Domingo, 03 de maio de 2026
Por Redação O Sul | 25 de abril de 2026
A presidenteda União Nacional dos Estudantes (UNE), Bianca Borges, admite que o governo do presidente Lula está desconectado da juventude. Ela afirma que havia um “consenso” na esquerda de que bastava Lula fazer um governo de entregas para que a população respondesse positivamente. Mas, na sua avaliação, as coisas mudaram.
“As pesquisas recentes indicam que não é bem assim. Acho que falta a gente se conectar com o sentimento das pessoas, né? Esse talvez seja o grande desafio do presidente Lula”, diz. Ao comentar o alcance das redes sociais, ela observa com preocupação: “De um lado, o Lula que não tem nem celular; do outro, o Nikolas Ferreira, que caminhou mil km outro dia só para ir gravando stories e fazer cortes para as redes sociais. Então, com certeza, isso é parte do nosso desafio”.
“O que o brasileiro quer hoje? Não dá só para ampliar o SUS, inaugurar mais universidades – e a gente sabe a importância disso tudo –, mas não é isso que está deixando a população satisfeita”, destaca Bianca, citando pesquisa Genial/Quaest na qual eleitores mostram frustração, entre outras coisas, com o fato de não conseguirem trocar de celular.
Pesquisa recente mostrou que quase 73% dos jovens da geração Z, entre 16 e 24 anos, desaprovam o presidente Lula. É um grupo também mais conservador. “Os jovens hoje são muito desconectados da própria história do nosso país e, como desconhecem a história, não valorizam esse olhar para o político, social e econômico dos governos progressistas”, avalia a presidente da UNE.
“Essa eleição vai ser fortemente influenciada por fatores geracionais”, diz Bianca, que é formada em Direito pela USP.
UNE
A UNE é a principal entidade de representação estudantil universitária do Brasil. Fundada em 1937, a organização reúne diretórios centrais de estudantes (DCEs), centros acadêmicos e outras entidades ligadas ao ensino superior público e privado. Ao longo de sua trajetória, a UNE participou de debates políticos, educacionais e sociais relevantes no país, tornando-se uma das instituições civis mais conhecidas do movimento estudantil brasileiro.
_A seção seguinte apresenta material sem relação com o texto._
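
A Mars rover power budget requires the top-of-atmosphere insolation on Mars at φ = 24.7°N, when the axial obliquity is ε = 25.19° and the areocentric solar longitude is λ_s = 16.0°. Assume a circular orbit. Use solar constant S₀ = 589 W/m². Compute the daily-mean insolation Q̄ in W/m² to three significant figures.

sin δ = sin 25.19° × sin 16.0° = 0.11732, so δ = +6.737°.
cos H₀ = −tan(+24.7°) tan(+6.737°) = -0.0543, H₀ = 1.6252 rad.
Bracket: H₀ sin φ sin δ + cos φ cos δ sin H₀ = 1.6252×0.41787×0.11732 + 0.90851×0.99309×0.99852 = 0.079675 + 0.900897 = 0.980572.
Q̄ = (S₀/π) × [bracket] = (589/π) × 0.980572 = 183.8 W/m².

Q̄ ≈ 184 W/m²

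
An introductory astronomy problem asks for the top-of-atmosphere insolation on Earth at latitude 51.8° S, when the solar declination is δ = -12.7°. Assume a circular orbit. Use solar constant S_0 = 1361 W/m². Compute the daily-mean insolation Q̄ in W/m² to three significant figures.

cos h₀ = −tan(-51.8°) tan(-12.700°) = -0.2864, h₀ = 1.8612 rad.
Bracket: h₀ sin ϕ sin δ + cos ϕ cos δ sin h₀ = 1.8612×-0.78586×-0.21985 + 0.61841×0.97553×0.95812 = 0.321562 + 0.578012 = 0.899574.
Q̄ = (S_0/π) × [bracket] = (1361/π) × 0.899574 = 389.7 W/m².

Q̄ ≈ 390 W/m²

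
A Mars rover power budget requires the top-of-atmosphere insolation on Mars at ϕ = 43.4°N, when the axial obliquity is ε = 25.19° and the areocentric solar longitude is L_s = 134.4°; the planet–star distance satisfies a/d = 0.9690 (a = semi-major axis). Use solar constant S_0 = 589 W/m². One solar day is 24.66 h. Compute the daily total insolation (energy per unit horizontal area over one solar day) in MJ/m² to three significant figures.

16.4 MJ/m²

sin δ = sin 25.19° × sin 134.4° = 0.30409, so δ = +17.704°.
cos h₀ = −tan(+43.4°) tan(+17.704°) = -0.3019, h₀ = 1.8774 rad.
Bracket: h₀ sin ϕ sin δ + cos ϕ cos δ sin h₀ = 1.8774×0.68709×0.30409 + 0.72657×0.95264×0.95335 = 0.392259 + 0.659870 = 1.052129.
Inverse-square distance factor (a/d)² = 0.9690² = 0.938961.
Q̄ = (S_0/π) × 0.938961 × [bracket] = (589/π) × 0.938961 × 1.052129 = 185.22 W/m².
Daily total = Q̄ × 24.66 h × 3600 s/h = 185.22 × 24.66 × 3600 / 10⁶ = 16.44 MJ/m².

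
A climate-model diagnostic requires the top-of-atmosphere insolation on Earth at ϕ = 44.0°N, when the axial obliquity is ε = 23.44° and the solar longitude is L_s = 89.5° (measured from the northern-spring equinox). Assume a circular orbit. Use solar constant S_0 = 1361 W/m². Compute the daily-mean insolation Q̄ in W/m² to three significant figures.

Solar declination: sin δ = sin ε · sin L_s = sin 23.44° × sin 89.5° = 0.39777, so δ = +23.439°.
cos h₀ = −tan(+44.0°) tan(+23.439°) = -0.4187, h₀ = 2.0028 rad.
Bracket: h₀ sin ϕ sin δ + cos ϕ cos δ sin h₀ = 2.0028×0.69466×0.39777 + 0.71934×0.91748×0.90814 = 0.553403 + 0.599354 = 1.152757.
Q̄ = (S_0/π) × [bracket] = (1361/π) × 1.152757 = 499.4 W/m².

Q̄ ≈ 499 W/m²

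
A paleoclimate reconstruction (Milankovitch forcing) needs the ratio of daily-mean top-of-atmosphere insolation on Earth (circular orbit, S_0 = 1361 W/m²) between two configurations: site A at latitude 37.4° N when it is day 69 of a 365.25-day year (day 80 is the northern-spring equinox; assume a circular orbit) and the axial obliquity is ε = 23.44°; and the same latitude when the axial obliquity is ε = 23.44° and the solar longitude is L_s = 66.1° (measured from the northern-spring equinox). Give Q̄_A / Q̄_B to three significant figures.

Q̄_A / Q̄_B ≈ 0.645

— Configuration A (ϕ=+37.4°):
Solar longitude: L_s = 360° × (69 − 80)/365.25 = -10.842°, i.e. -10.842° + 360° = 349.158°.
sin δ = sin 23.44° × sin 349.158° = -0.07482, so δ = -4.291°.
cos h₀ = −tan(+37.4°) tan(-4.291°) = 0.0574, h₀ = 1.5134 rad.
Bracket: h₀ sin ϕ sin δ + cos ϕ cos δ sin h₀ = 1.5134×0.60738×-0.07482 + 0.79441×0.99720×0.99835 = -0.068775 + 0.790879 = 0.722104.
Q̄ = (S_0/π) × [bracket] = (1361/π) × 0.722104 = 312.83 W/m².
— Configuration B (ϕ=+37.4°):
Solar declination: sin δ = sin ε · sin L_s = sin 23.44° × sin 66.1° = 0.36368, so δ = +21.326°.
cos h₀ = −tan(+37.4°) tan(+21.326°) = -0.2985, h₀ = 1.8739 rad.
Bracket: h₀ sin ϕ sin δ + cos ϕ cos δ sin h₀ = 1.8739×0.60738×0.36368 + 0.79441×0.93152×0.95441 = 0.413929 + 0.706272 = 1.120201.
Q̄ = (S_0/π) × [bracket] = (1361/π) × 1.120201 = 485.29 W/m².
Ratio Q̄_A / Q̄_B = 312.83 / 485.29 = 0.6446.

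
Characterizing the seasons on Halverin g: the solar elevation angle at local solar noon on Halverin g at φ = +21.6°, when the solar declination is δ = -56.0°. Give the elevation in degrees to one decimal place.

12.4°

At local noon the hour angle is zero, so the zenith angle equals |φ − δ| = |+21.6° − (-56.000°)| = 77.600°.
Elevation = 90° − 77.600° = 12.4°.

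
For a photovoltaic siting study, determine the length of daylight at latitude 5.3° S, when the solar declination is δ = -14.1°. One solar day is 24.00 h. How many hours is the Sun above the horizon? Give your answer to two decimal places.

12.18 h

cos H₀ = −tan φ · tan δ = −tan(-5.3°) × tan(-14.100°) = -0.0233, so H₀ = 1.5941 rad = 91.34°.
Daylight = 2H₀/(2π) × 24.00 h = (1.5941/π) × 24.00 = 12.18 h.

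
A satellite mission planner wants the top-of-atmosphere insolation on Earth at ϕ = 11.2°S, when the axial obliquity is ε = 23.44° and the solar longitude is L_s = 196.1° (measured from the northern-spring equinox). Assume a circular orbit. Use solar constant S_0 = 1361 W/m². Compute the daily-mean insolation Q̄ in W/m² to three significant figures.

Q̄ ≈ 437 W/m²

Solar declination: sin δ = sin ε · sin L_s = sin 23.44° × sin 196.1° = -0.11031, so δ = -6.333°.
cos h₀ = −tan(-11.2°) tan(-6.333°) = -0.0220, h₀ = 1.5928 rad.
Bracket: h₀ sin ϕ sin δ + cos ϕ cos δ sin h₀ = 1.5928×-0.19423×-0.11031 + 0.98096×0.99390×0.99976 = 0.034127 + 0.974742 = 1.008869.
Q̄ = (S_0/π) × [bracket] = (1361/π) × 1.008869 = 437.1 W/m².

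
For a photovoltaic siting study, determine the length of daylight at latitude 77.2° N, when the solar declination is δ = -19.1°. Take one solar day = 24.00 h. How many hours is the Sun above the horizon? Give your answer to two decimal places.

0.00 h

cos H₀ = −tan φ · tan δ = 1.5242 ≥ 1, so the Sun never rises (polar night) and H₀ = 0.
Daylight = 2H₀/(2π) × 24.00 h = (0.0000/π) × 24.00 = 0.00 h.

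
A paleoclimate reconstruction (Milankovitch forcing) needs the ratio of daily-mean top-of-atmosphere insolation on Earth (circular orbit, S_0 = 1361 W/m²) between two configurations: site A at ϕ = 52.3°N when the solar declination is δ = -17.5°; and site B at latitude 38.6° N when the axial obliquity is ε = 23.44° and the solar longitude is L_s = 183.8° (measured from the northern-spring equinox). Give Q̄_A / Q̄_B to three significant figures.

Q̄_A / Q̄_B ≈ 0.342

— Configuration A (ϕ=+52.3°):
cos h₀ = −tan(+52.3°) tan(-17.500°) = 0.4079, h₀ = 1.1506 rad.
Bracket: h₀ sin ϕ sin δ + cos ϕ cos δ sin h₀ = 1.1506×0.79122×-0.30071 + 0.61153×0.95372×0.91300 = -0.273760 + 0.532488 = 0.258728.
Q̄ = (S_0/π) × [bracket] = (1361/π) × 0.258728 = 112.09 W/m².
— Configuration B (ϕ=+38.6°):
Solar declination: sin δ = sin ε · sin L_s = sin 23.44° × sin 183.8° = -0.02636, so δ = -1.511°.
cos h₀ = −tan(+38.6°) tan(-1.511°) = 0.0211, h₀ = 1.5497 rad.
Bracket: h₀ sin ϕ sin δ + cos ϕ cos δ sin h₀ = 1.5497×0.62388×-0.02636 + 0.78152×0.99965×0.99978 = -0.025486 + 0.781075 = 0.755589.
Q̄ = (S_0/π) × [bracket] = (1361/π) × 0.755589 = 327.34 W/m².
Ratio Q̄_A / Q̄_B = 112.09 / 327.34 = 0.3424.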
A entidade atua, em tese, na defesa de pautas relacionadas ao acesso à universidade, permanência estudantil, financiamento da educação, qualidade do ensino e direitos dos estudantes. Também costuma se posicionar sobre temas nacionais, como democracia, economia e políticas públicas, o que historicamente ampliou sua influência para além do ambiente acadêmico.
Entre momentos marcantes de sua história estão a participação em campanhas como “O Petróleo é Nosso”, nos anos 1950, a resistência à ditadura militar após 1964 e a mobilização estudantil no processo de redemocratização. A sede da UNE no Rio de Janeiro foi incendiada após o golpe militar, e a entidade permaneceu na ilegalidade durante parte do regime.
A importância da UNE está ligada, principalmente, à capacidade de organização coletiva de estudantes em escala nacional. Em um país com grande desigualdade de acesso ao ensino superior, entidades representativas podem funcionar como canal de pressão por bolsas, assistência estudantil, transporte, moradia universitária e melhorias estruturais nas instituições de ensino.
Ao mesmo tempo, a UNE também é alvo frequente de críticas. Adversários apontam proximidade histórica com partidos políticos, especialmente de esquerda, além de questionarem sua representatividade entre os estudantes e o uso político de mobilizações. Há ainda avaliações de que a entidade perdeu influência em comparação com décadas anteriores, diante da fragmentação do movimento estudantil e das mudanças no perfil universitário brasileiro. (Com informações da Coluna do Estadão/O Estado de S. Paulo)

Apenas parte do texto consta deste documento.